La hiérarchie léniniste, forgée, organisée par Vladimir Ilitch lui-même grâce à la création du 20 décembre 1917 de la Tchéka, a dû effectuer en quelques années le labeur de la hiérarchie capitaliste. L’écrasement de l’individu, son décervelage, sa robotisation ont été obtenus par le même élément -en partie mental, en partie magique- qu’aux origines du capitalisme : la déviance spirituelle, idéologique. Cet écart hors de la norme a été brillamment organisé par les juges de l’Inquisition (invention française au XII contre les cathares, amélioré en Espagne). Lénine a réinventé cette organisation (sans vraiment l’améliorer, puisque les inquisiteurs faisaient attendre parfois quelques années avant d’accepter la nomination d’une personne à une charge, voir la vie du poète Góngora au XVI siècle, et que les léninistes mettaient n’importe qui du moment qu’il était au Parti, d’où bien des échecs techniques) avec l’invention du petit bourgeois, soit espion blanc, soit anarchiste, kronstatdien, membre de l’Opposition ouvrière, etc.).

Lénine et ses admirateurs, comme ceux du capitalisme de 2012 achoppent sur le même problème des dissidents, des pestiférés qui dévoilent leurs combines.

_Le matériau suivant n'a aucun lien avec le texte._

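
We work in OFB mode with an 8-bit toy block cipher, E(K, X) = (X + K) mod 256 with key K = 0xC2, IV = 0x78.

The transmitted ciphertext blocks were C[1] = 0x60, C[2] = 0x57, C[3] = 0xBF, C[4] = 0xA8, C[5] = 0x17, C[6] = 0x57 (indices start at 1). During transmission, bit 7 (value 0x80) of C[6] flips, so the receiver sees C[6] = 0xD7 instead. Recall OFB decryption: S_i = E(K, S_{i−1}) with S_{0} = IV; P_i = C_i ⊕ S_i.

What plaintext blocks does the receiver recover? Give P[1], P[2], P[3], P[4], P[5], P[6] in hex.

Only C[6] changed, to 0xD7. In OFB, a change in C_i flips the same bit in P_i only; the keystream is unaffected. Decrypting the received ciphertext:
P[1]: S = E(K, 0x78) = 0x3A; 0x60 ⊕ 0x3A = 0x5A.
P[2]: S = E(K, 0x3A) = 0xFC; 0x57 ⊕ 0xFC = 0xAB.
P[3]: S = E(K, 0xFC) = 0xBE; 0xBF ⊕ 0xBE = 0x01.
P[4]: S = E(K, 0xBE) = 0x80; 0xA8 ⊕ 0x80 = 0x28.
P[5]: S = E(K, 0x80) = 0x42; 0x17 ⊕ 0x42 = 0x55.
P[6]: S = E(K, 0x42) = 0x04; 0xD7 ⊕ 0x04 = 0xD3.
Blocks that differ from the original plaintext: P[6].

P[1] = 0x5A, P[2] = 0xAB, P[3] = 0x01, P[4] = 0x28, P[5] = 0x55, P[6] = 0xD3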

D’où cette constatation de 1928 : Trotski, Zinoviev, Kamenev et tutti quanti, une fois installés au pouvoir, n’auraient-ils pas appliqué la même politique despotique insensée contre ceux qui n’ont fait qu’ouvrir la bouche ? N’y-a-t’il pas dans la conscience de l’opposition actuelle autant de fautes grandes et petites que celles qu’elles collectionnaient il n’y a pas encore si longtemps ? Si un coup de théâtre de l’histoire faisait que les trotskistes tuent les staliniens du Kremlin et qu’ils prennent le pouvoir, ne reverrait-on pas le même cirque ? La pratique soviétique abandonnerait-elle le favoritisme, la création de laquais, la paperasse, la censure, les emprisonnements et les exécutions ? Tout cela serait comme avant et chacun le sait.

La dictature bolchevique vue par les anarchistes dix ans de pouvoir bolchevique, Большевистская диктатура на свете на анахизма (десят лет советской власты, Paris, 1928, 141 p. ; édition de l’organisation des anarcho-communistes russes Delo Truda et de la fédération des groupes anarcho-communistes d’Amérique du nord et du Canada. (http://www.fondation-besnard.org/article.php3%20?id_article=496).

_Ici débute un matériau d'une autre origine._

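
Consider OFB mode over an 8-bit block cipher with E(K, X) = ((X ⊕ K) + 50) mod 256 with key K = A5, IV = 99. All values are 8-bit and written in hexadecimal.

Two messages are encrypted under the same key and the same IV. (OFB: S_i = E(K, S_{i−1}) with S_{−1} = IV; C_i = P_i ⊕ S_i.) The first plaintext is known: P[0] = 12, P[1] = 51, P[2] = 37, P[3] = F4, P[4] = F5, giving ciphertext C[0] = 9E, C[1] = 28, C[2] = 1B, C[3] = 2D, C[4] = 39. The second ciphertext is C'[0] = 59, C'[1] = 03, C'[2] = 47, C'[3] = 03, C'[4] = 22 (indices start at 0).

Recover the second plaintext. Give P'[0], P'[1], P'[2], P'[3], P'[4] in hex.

P'[0] = D5, P'[1] = 7A, P'[2] = 6B, P'[3] = DA, P'[4] = EE

In OFB with a reused IV, both messages share the same keystream S_i, so C_i ⊕ C'_i = P_i ⊕ P'_i and thus P'_i = P_i ⊕ C_i ⊕ C'_i.
P'[0]: 12 ⊕ 9E ⊕ 59 = D5.
P'[1]: 51 ⊕ 28 ⊕ 03 = 7A.
P'[2]: 37 ⊕ 1B ⊕ 47 = 6B.
P'[3]: F4 ⊕ 2D ⊕ 03 = DA.
P'[4]: F5 ⊕ 39 ⊕ 22 = EE.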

À ce propos, la question évidente à poser, d’autant plus que la citation précédente vient du groupe de Makhno et d’Archinov, si décrié par certains anarchistes comme Max Nettlau, est si les anarchistes ne sont pas capables de « réinventer », comme Lénine et ses camarades, les capitalistes et leurs associés, une « pensée unique » et une chasse aux pestiférés ?

Un texte de Max Nettlau de 1934 (http://www.fondation-besnard.org/article.php3%20?id_article=1614) le démontre amplement, sans compter les pratiques de calomnies aussi expéditives (le cinqpointisme) que celles des léninistes de tout poil d’une partie de la CNT-AIT d’Espagne à une époque (http://www.fondation-besnard.org/article.php3%20?id_article=760). L’absence de structure hiérarchique fait que le mal est circonscrit, les multiples discussions sont aussi un antidote efficace.

Une autre question est fondamentale : Sygmunt ne nous donne-t’il pas le stade ultime de l’hystérie léniniste ? Khroutchev, Gorbatchov, le PC russe actuel et les PC des autres pays (à l’exception de ceux continuant à imposer le « socialisme réel) ne sont-ils pas les garants d’erreurs à ne plus recommencer ?

Deux exemples m’amènent à répondre non.

À la fin des années 1970, sauf erreur de mémoire, étant en Bulgarie en famille, j’ai offert, par l’intermédiaire de sa mère, un cadeau (un stylo à plume de marque occidentale) à une cousine de fait, travaillant dans les services secrets (la chimiste Olga Daskalova, la fille du menuisier du quartier Nadejda à Sofia, Kiril Daskalov, qui fit le premier bureau de Georges Dimitrov quand il revint en Bulgarie en 1944, après une quinzaine d’années en URSS). Plus tard, dans les années 1980, puis de sa bouche en 1992, j’ai su que son supérieur, un soviétique, remarqua aussitôt que son stylo venait d’un pays capitaliste et la pria de surveiller ses contacts avec des citoyens de l’Ouest (une bonne remarque car il y avait une flopée de produits capitalistes sur le marché bulgare, par le Korekom -boutique vendant en dollars- et les robes Dior, mais pas de stylos).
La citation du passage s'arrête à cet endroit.